JavaScript with JSDoc

/**
 * Calculate the area of a rectangle
 * @param {number} width - The width
 * @param {number} height - The height
 * @returns {number} The area
 */
function area(width, height) {
    return width * height;
}

TypeScript

function area(width: number, height: number): number {
    return width * height;
}

// area("5", 10);  // Error: Argument of type 'string' is not assignable to 'number'

Exercises

Exercise 1: Type System Analysis

Given this JavaScript code:

let x = "10";
let y = 5;
console.log(x + y);  // "105"
console.log(x - y);  // 5
  1. Why does + produce "105" but - produces 5?
  2. Would this work in Python? Why or why not?
  3. Is this strong or weak typing? Static or dynamic?
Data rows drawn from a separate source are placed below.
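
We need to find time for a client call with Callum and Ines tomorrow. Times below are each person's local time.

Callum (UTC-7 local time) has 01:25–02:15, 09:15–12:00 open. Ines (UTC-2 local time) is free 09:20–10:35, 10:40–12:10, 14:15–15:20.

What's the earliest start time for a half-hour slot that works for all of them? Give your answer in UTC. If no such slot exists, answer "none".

Callum in UTC: 08:25-09:15, 16:15-19:00 (add 7h to convert from UTC-7).
Ines in UTC: 11:20-12:35, 12:40-14:10, 16:15-17:20 (add 2h to convert from UTC-2).
Callum ∩ Ines: 16:15-17:20.
The first common window of at least 30 minutes is 16:15-17:20, so the earliest start is 16:15.

16:15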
Exercise 2: Implement a Stack ADT

Implement a stack ADT in your language of choice: - Use an array as the underlying data structure - Implement push, pop, peek, is_empty - Test with integers, then test with strings (same code should work)

Exercise 3: Generics

Implement a generic Pair<T, U> class that holds two values of potentially different types: - Constructor: Pair(T first, U second) - Methods: getFirst(), getSecond(), setFirst(T), setSecond(U) - Test: Pair<String, Integer> for ("Alice", 30)

Exercise 4: Option Type

Implement a simple Option<T> type (similar to Rust or Java): - Some(value): Contains a value - None: Empty - Methods: - isSome(): Returns true if Some - isNone(): Returns true if None - unwrap(): Returns value or throws error if None - unwrapOr(default): Returns value or default if None

Exercise 5: ADT Design

Design an ADT for a Library System: - What operations should it support? - Add book - Remove book - Search by title, author, ISBN - Borrow book - Return book - Define the interface (don't implement yet) - Consider: What data structures could implement this?

Exercise 6: Null Safety

Refactor this Java code to use Optional:

public String getUserEmail(int userId) {
    if (userId == 1) {
        return "alice@example.com";
    }
    return null;
}

String email = getUserEmail(1);
System.out.println(email.toUpperCase());  // Potential NullPointerException

Make it safe using Optional<String>.


Summary

  • Types classify data: primitives (int, float, bool, char, string), composites (arrays, structs, tuples)
  • Type systems:
  • Static vs dynamic: compile-time vs runtime checking
  • Strong vs weak: strict vs permissive type rules
  • Type inference: automatic type deduction
  • Abstract Data Types: Interface (what) vs implementation (how)
  • Stack, Queue, Map/Dictionary
  • Generics/Templates: Type-parameterized code for reusability and type safety
  • Algebraic Data Types: Sum types (enums), product types (tuples/records)
  • Null safety: Option/Maybe/Optional types prevent null-related crashes
  • Documentation: Type annotations make code clearer and catch errors early

Key Insight: Abstraction is about managing complexity. ADTs let you think at a higher level without worrying about implementation details. Types help catch errors and make code more maintainable.